Y giras el volante tratando de volver a la carretera sin volcar y el quitamiedos está cerquísima y te lo vas a comer de todas todas. Y te lo comes. El golpe –violentísimo– produce un horrible ruido metálico y notas que te elevas sobre el suelo a más de cien kilómetros por hora, y crees que inevitablemente vas a volcar y dar vueltas de campana, porque estás a dos ruedas. Y tratas de volcar con tu cuerpo el coche para enderezarlo y caer del lado bueno mientras gritas MIERDA, MIERDA, MIERDA, como dándote ánimos y el vehículo al caer golpea brutalmente contra el asfalto, del lado correcto. ¡Chócala, ángel de la guarda!

Y no sabes cómo, pero lo has conseguido, el coche ha aterrizado derecho sin llegar a volcar, has logrado frenarlo, notas que las ruedas y las llantas están destrozadas y te vas orillando a la derecha hasta dejarlo parado sin que ponga en peligro el tráfico.

Te bajas temblando, mirando y palpándote todo el cuerpo porque no sabes si estás entero o te falta algún trozo, la adrenalina te ha convertido en un superhéroe por un rato, pero en seguida vuelves a tu pequeña humanidad miedosa y tiemblas y lloras comprendiendo lo fácil que es dejar a tus hijos huérfanos y a tu mujer viuda, de la manera más tonta, inesperada y ridícula.
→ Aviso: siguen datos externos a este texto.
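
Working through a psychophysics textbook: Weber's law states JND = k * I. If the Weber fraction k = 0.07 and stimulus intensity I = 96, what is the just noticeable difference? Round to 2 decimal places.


JND = k * I
JND = 0.07 * 96
= 6.72


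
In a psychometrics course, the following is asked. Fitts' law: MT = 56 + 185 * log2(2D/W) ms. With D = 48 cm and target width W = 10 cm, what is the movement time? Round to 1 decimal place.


MT = 56 + 185 * log2(2*48/10)
2D/W = 9.6
log2(9.6) = 3.263
MT = 56 + 185 * 3.263
= 659.7 ms


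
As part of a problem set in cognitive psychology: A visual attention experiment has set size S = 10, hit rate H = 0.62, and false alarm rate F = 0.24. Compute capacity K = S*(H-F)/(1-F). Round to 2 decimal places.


K = S * (H - F) / (1 - F)
H - F = 0.38
1 - F = 0.76
K = 10 * 0.38 / 0.76
= 5.00


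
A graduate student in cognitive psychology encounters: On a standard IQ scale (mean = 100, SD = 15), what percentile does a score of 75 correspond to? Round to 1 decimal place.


z = (IQ - mean) / SD
z = (75 - 100) / 15 = -1.6667
Percentile = Phi(-1.6667) * 100
Phi(-1.6667) = 0.047787
= 4.8


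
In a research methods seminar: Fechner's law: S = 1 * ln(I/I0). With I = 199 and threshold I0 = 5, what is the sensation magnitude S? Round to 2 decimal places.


S = 1 * ln(199/5)
I/I0 = 39.8
ln(39.8) = 3.6839
S = 1 * 3.6839
= 3.68


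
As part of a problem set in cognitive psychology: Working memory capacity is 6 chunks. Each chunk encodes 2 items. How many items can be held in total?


Total items = chunks * items_per_chunk
= 6 * 2
= 12


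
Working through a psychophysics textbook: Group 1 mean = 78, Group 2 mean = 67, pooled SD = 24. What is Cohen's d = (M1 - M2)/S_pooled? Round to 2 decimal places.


Cohen's d = (M1 - M2) / S_pooled
= (78 - 67) / 24
= 11 / 24
= 0.46


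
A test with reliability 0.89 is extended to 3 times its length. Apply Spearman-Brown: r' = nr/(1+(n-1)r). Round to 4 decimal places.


r_new = n*r / (1 + (n-1)*r)
Numerator = 3 * 0.89 = 2.67
Denominator = 1 + 2 * 0.89 = 2.78
r_new = 2.67 / 2.78
= 0.9604


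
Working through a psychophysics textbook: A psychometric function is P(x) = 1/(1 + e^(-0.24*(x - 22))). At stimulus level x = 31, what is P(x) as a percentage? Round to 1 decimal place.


P(x) = 1/(1 + e^(-0.24*(31 - 22)))
Exponent = -0.24 * 9 = -2.16
e^(-2.16) = 0.115325
P = 1/(1 + 0.115325) = 0.8966
Percentage = 89.7


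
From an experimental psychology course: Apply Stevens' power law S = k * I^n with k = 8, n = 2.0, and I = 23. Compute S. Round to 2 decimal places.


S = 8 * 23^2.0
23^2.0 = 529.0
S = 8 * 529.0
= 4232.00


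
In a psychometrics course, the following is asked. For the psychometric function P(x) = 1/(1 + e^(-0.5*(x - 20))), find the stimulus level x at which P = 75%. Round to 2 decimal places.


At P = 0.75: 0.75 = 1/(1 + e^(-k*(x-x0)))
Solving: e^(-k*(x-x0)) = 1/3
x = x0 + ln(3)/k
ln(3) = 1.0986
x = 20 + 1.0986/0.5
= 20 + 2.1972
= 22.20


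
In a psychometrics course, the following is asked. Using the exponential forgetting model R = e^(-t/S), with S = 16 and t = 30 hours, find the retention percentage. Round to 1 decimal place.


R = e^(-t/S)
-t/S = -30/16 = -1.875
R = e^(-1.875) = 0.153355
Percentage = 0.153355 * 100
= 15.3


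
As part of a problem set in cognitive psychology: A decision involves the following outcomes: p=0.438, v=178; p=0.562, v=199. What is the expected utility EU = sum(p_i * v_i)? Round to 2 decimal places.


EU = sum(p_i * v_i)
0.438 * 178 = 77.964
0.562 * 199 = 111.838
EU = 77.964 + 111.838
= 189.80


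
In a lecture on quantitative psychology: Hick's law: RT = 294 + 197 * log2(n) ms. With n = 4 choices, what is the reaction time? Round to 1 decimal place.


RT = 294 + 197 * log2(4)
log2(4) = 2.0
RT = 294 + 197 * 2.0
= 294 + 394.0
= 688.0 ms


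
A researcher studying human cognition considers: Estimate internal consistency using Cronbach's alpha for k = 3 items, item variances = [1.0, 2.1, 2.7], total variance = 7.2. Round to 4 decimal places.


alpha = (k/(k-1)) * (1 - sum(s_i^2)/s_total^2)
sum(item variances) = 5.8
k/(k-1) = 3/2 = 1.5
1 - 5.8/7.2 = 1 - 0.805556 = 0.194444
alpha = 1.5 * 0.194444
= 0.2917


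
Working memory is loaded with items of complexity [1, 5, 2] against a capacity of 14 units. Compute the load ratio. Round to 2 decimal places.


Total complexity = 1 + 5 + 2 = 8
Load = total / capacity = 8 / 14
= 0.57


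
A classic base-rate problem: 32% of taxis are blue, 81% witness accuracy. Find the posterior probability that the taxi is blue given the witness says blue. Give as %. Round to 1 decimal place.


P(blue | says blue) = P(says blue | blue)*P(blue) / [P(says blue | blue)*P(blue) + P(says blue | not blue)*P(not blue)]
Numerator = 0.81 * 0.32 = 0.2592
False identification = 0.19 * 0.68 = 0.1292
P = 0.2592 / (0.2592 + 0.1292)
= 0.2592 / 0.3884
As percentage = 66.7


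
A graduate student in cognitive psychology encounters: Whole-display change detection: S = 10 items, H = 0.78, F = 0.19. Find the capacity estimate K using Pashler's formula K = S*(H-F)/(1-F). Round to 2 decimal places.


K = S * (H - F) / (1 - F)
H - F = 0.59
1 - F = 0.81
K = 10 * 0.59 / 0.81
= 7.28


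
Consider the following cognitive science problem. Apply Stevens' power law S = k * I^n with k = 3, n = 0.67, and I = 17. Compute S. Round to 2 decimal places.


S = 3 * 17^0.67
17^0.67 = 6.6742
S = 3 * 6.6742
= 20.02


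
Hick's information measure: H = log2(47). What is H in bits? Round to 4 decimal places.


H = log2(n)
H = log2(47)
= 5.5546


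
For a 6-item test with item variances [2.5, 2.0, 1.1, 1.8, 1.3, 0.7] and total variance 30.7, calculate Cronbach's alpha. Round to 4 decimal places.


alpha = (k/(k-1)) * (1 - sum(s_i^2)/s_total^2)
sum(item variances) = 9.4
k/(k-1) = 6/5 = 1.2
1 - 9.4/30.7 = 1 - 0.306189 = 0.693811
alpha = 1.2 * 0.693811
= 0.8326


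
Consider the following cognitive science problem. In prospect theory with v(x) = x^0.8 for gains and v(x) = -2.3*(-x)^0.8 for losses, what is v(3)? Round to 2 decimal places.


Since x = 3 >= 0, use v(x) = x^0.8
3^0.8 = 2.4082
v(3) = 2.41


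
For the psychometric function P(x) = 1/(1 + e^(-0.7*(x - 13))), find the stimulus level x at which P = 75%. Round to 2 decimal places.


At P = 0.75: 0.75 = 1/(1 + e^(-k*(x-x0)))
Solving: e^(-k*(x-x0)) = 1/3
x = x0 + ln(3)/k
ln(3) = 1.0986
x = 13 + 1.0986/0.7
= 13 + 1.5694
= 14.57


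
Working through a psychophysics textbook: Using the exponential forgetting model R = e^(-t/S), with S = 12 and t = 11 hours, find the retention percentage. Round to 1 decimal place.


R = e^(-t/S)
-t/S = -11/12 = -0.916667
R = e^(-0.916667) = 0.39985
Percentage = 0.39985 * 100
= 40.0


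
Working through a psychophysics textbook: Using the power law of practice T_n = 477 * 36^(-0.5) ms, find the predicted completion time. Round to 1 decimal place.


T_n = 477 * 36^(-0.5)
36^(-0.5) = 0.166667
T_n = 477 * 0.166667
= 79.5 ms


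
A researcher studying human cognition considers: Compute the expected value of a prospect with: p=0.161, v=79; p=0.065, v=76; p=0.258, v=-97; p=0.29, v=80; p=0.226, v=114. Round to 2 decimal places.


EU = sum(p_i * v_i)
0.161 * 79 = 12.719
0.065 * 76 = 4.94
0.258 * -97 = -25.026
0.29 * 80 = 23.2
0.226 * 114 = 25.764
EU = 12.719 + 4.94 + -25.026 + 23.2 + 25.764
= 41.60


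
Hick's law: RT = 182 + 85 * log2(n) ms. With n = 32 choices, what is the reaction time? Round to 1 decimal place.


RT = 182 + 85 * log2(32)
log2(32) = 5.0
RT = 182 + 85 * 5.0
= 182 + 425.0
= 607.0 ms


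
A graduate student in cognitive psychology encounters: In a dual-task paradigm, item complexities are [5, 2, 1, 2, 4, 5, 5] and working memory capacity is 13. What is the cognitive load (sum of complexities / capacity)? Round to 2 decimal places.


Total complexity = 5 + 2 + 1 + 2 + 4 + 5 + 5 = 24
Load = total / capacity = 24 / 13
= 1.85


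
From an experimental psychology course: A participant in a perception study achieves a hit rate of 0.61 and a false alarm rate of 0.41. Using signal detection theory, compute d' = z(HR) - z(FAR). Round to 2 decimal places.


d' = z(HR) - z(FAR)
z(0.61) = 0.2793
z(0.41) = -0.2275
d' = 0.2793 - -0.2275
= 0.51


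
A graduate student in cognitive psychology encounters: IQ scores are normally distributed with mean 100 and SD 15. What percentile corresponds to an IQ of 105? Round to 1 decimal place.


z = (IQ - mean) / SD
z = (105 - 100) / 15 = 0.3333
Percentile = Phi(0.3333) * 100
Phi(0.3333) = 0.630546
= 63.1


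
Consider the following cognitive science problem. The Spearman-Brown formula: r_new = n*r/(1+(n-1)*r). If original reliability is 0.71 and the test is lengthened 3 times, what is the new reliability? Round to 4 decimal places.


r_new = n*r / (1 + (n-1)*r)
Numerator = 3 * 0.71 = 2.13
Denominator = 1 + 2 * 0.71 = 2.42
r_new = 2.13 / 2.42
= 0.8802


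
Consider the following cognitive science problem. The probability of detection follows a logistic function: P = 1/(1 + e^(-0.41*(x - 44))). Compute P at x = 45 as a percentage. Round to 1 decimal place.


P(x) = 1/(1 + e^(-0.41*(45 - 44)))
Exponent = -0.41 * 1 = -0.41
e^(-0.41) = 0.66365
P = 1/(1 + 0.66365) = 0.601088
Percentage = 60.1


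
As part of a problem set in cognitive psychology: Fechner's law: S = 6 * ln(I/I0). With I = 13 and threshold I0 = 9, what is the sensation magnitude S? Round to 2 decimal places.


S = 6 * ln(13/9)
I/I0 = 1.444444
ln(1.444444) = 0.3677
S = 6 * 0.3677
= 2.21


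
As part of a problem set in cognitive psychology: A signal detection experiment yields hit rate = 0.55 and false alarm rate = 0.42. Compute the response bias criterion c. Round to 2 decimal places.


c = -0.5 * (z(HR) + z(FAR))
z(0.55) = 0.1257
z(0.42) = -0.2019
c = -0.5 * (0.1257 + -0.2019)
= -0.5 * -0.0762
= 0.04


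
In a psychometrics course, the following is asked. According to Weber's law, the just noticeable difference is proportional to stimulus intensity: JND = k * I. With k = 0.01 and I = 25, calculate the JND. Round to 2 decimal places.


JND = k * I
JND = 0.01 * 25
= 0.25


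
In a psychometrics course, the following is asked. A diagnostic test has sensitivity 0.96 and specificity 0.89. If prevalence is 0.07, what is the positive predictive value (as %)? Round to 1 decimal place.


PPV = (sens * prev) / (sens * prev + (1-spec) * (1-prev))
Numerator = 0.96 * 0.07 = 0.0672
P(positive and no disease) = (1 - spec) * (1 - prev) = (1 - 0.89) * (1 - 0.07) = 0.1023
Denominator = 0.0672 + 0.1023 = 0.1695
PPV = 0.0672 / 0.1695 = 0.39646
As percentage = 39.6


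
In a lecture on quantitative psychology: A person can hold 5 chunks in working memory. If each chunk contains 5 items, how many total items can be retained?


Total items = chunks * items_per_chunk
= 5 * 5
= 25


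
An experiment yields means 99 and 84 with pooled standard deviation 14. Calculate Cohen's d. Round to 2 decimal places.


Cohen's d = (M1 - M2) / S_pooled
= (99 - 84) / 14
= 15 / 14
= 1.07


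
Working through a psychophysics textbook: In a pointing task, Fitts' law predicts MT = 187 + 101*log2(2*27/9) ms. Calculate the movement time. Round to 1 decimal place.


MT = 187 + 101 * log2(2*27/9)
2D/W = 6.0
log2(6.0) = 2.585
MT = 187 + 101 * 2.585
= 448.1 ms


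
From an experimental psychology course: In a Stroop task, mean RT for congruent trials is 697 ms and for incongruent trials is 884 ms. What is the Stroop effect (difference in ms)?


Stroop effect = RT(incongruent) - RT(congruent)
= 884 - 697
= 187 ms


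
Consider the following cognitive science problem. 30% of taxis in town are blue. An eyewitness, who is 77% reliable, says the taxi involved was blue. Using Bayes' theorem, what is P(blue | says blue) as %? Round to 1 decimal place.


P(blue | says blue) = P(says blue | blue)*P(blue) / [P(says blue | blue)*P(blue) + P(says blue | not blue)*P(not blue)]
Numerator = 0.77 * 0.3 = 0.231
False identification = 0.23 * 0.7 = 0.161
P = 0.231 / (0.231 + 0.161)
= 0.231 / 0.392
As percentage = 58.9


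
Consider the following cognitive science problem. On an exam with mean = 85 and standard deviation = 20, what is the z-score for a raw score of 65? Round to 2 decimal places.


z = (X - mu) / sigma
= (65 - 85) / 20
= -20 / 20
= -1.00


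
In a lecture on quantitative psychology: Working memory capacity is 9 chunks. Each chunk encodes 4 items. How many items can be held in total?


Total items = chunks * items_per_chunk
= 9 * 4
= 36


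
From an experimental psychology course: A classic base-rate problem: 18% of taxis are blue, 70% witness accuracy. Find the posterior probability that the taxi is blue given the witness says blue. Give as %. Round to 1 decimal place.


P(blue | says blue) = P(says blue | blue)*P(blue) / [P(says blue | blue)*P(blue) + P(says blue | not blue)*P(not blue)]
Numerator = 0.7 * 0.18 = 0.126
False identification = 0.3 * 0.82 = 0.246
P = 0.126 / (0.126 + 0.246)
= 0.126 / 0.372
As percentage = 33.9


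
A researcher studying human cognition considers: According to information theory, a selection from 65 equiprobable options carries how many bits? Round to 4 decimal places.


H = log2(n)
H = log2(65)
= 6.0224


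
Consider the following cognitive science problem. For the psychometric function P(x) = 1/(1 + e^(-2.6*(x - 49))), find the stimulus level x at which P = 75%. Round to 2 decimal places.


At P = 0.75: 0.75 = 1/(1 + e^(-k*(x-x0)))
Solving: e^(-k*(x-x0)) = 1/3
x = x0 + ln(3)/k
ln(3) = 1.0986
x = 49 + 1.0986/2.6
= 49 + 0.4225
= 49.42


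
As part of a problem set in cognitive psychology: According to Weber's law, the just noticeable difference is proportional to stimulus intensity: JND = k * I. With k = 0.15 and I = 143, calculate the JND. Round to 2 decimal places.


JND = k * I
JND = 0.15 * 143
= 21.45


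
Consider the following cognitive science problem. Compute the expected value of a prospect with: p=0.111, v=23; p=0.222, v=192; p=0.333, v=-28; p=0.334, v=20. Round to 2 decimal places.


EU = sum(p_i * v_i)
0.111 * 23 = 2.553
0.222 * 192 = 42.624
0.333 * -28 = -9.324
0.334 * 20 = 6.68
EU = 2.553 + 42.624 + -9.324 + 6.68
= 42.53


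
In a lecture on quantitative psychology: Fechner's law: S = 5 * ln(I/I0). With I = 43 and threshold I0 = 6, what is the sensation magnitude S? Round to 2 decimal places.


S = 5 * ln(43/6)
I/I0 = 7.166667
ln(7.166667) = 1.9694
S = 5 * 1.9694
= 9.85


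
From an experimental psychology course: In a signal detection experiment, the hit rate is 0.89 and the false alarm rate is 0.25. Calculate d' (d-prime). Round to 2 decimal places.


d' = z(HR) - z(FAR)
z(0.89) = 1.2265
z(0.25) = -0.6745
d' = 1.2265 - -0.6745
= 1.90


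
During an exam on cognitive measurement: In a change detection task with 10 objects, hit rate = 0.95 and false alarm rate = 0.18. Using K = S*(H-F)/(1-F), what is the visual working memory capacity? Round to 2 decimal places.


K = S * (H - F) / (1 - F)
H - F = 0.77
1 - F = 0.82
K = 10 * 0.77 / 0.82
= 9.39


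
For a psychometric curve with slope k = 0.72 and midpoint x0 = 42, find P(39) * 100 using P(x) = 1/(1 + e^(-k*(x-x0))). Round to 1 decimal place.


P(x) = 1/(1 + e^(-0.72*(39 - 42)))
Exponent = -0.72 * -3 = 2.16
e^(2.16) = 8.671138
P = 1/(1 + 8.671138) = 0.1034
Percentage = 10.3


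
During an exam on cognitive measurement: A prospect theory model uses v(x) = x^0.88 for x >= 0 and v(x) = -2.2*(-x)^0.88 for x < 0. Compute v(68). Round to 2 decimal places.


Since x = 68 >= 0, use v(x) = x^0.88
68^0.88 = 40.9834
v(68) = 40.98


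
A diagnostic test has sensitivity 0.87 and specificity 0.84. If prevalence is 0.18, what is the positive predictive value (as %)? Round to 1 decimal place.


PPV = (sens * prev) / (sens * prev + (1-spec) * (1-prev))
Numerator = 0.87 * 0.18 = 0.1566
P(positive and no disease) = (1 - spec) * (1 - prev) = (1 - 0.84) * (1 - 0.18) = 0.1312
Denominator = 0.1566 + 0.1312 = 0.2878
PPV = 0.1566 / 0.2878 = 0.544128
As percentage = 54.4


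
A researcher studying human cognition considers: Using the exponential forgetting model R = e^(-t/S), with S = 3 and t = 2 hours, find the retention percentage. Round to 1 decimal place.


R = e^(-t/S)
-t/S = -2/3 = -0.666667
R = e^(-0.666667) = 0.513417
Percentage = 0.513417 * 100
= 51.3


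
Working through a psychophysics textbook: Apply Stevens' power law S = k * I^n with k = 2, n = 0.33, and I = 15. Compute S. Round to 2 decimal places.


S = 2 * 15^0.33
15^0.33 = 2.4441
S = 2 * 2.4441
= 4.89


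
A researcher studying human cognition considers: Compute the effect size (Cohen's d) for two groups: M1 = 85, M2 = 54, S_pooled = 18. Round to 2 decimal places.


Cohen's d = (M1 - M2) / S_pooled
= (85 - 54) / 18
= 31 / 18
= 1.72


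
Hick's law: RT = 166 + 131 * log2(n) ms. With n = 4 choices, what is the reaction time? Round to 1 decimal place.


RT = 166 + 131 * log2(4)
log2(4) = 2.0
RT = 166 + 131 * 2.0
= 166 + 262.0
= 428.0 ms


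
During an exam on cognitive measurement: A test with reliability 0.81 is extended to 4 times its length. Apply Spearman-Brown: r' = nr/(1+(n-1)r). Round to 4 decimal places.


r_new = n*r / (1 + (n-1)*r)
Numerator = 4 * 0.81 = 3.24
Denominator = 1 + 3 * 0.81 = 3.43
r_new = 3.24 / 3.43
= 0.9446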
Y llamas a la grúa y viene Murphy con la tostada, porque sí, claro, después de tener el seguro a todo riesgo durante ocho años, el mes pasado decidiste ponerlo a terceros. Puta crisis.

La nota alegre es que Osquitar junior, enterado del morfeístico inci/accidente, me dijo reprendiéndome cariñosamente, que no se me ocurriera volver a “jugar” al «Need for Sleep».